The vast majority of breaches begin with a compromised password, usually obtained through targeted phishing of employee email accounts or social media profiles.

While LastPass obviously has a stake in selling their own password security product here, there is nevertheless a strong case to be made for the use of password management software – particularly at small organizations where employees are awash in unique logins and shared credentials. At minimum, login manager software tends to cut down dramatically on brute force password cracking.

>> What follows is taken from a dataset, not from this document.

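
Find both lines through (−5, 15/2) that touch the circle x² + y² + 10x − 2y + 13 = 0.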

And though this is not a new revelation, employee training and mandatory password strength policies are critical. Password security training is not effective if it is done just to tick a requirement box once every year or so; employees need to have ongoing awareness of organizational security and a good understanding of why a unique password for each login is vital to protect the company from a data breach.

The overall theme here is that employees are prone to poor password security and to falling for phishing emails, and that means solutions have to start from the top. It’s up to company admins to create and enforce good password behaviors and MFA strategies as well as ensure that employees are continually trained on the importance of cyber security and the value of personal information. It also greatly helps when governments take the lead; companies located in highly regulated areas, such as the EU and Australia, tended to have the highest levels of password security awareness.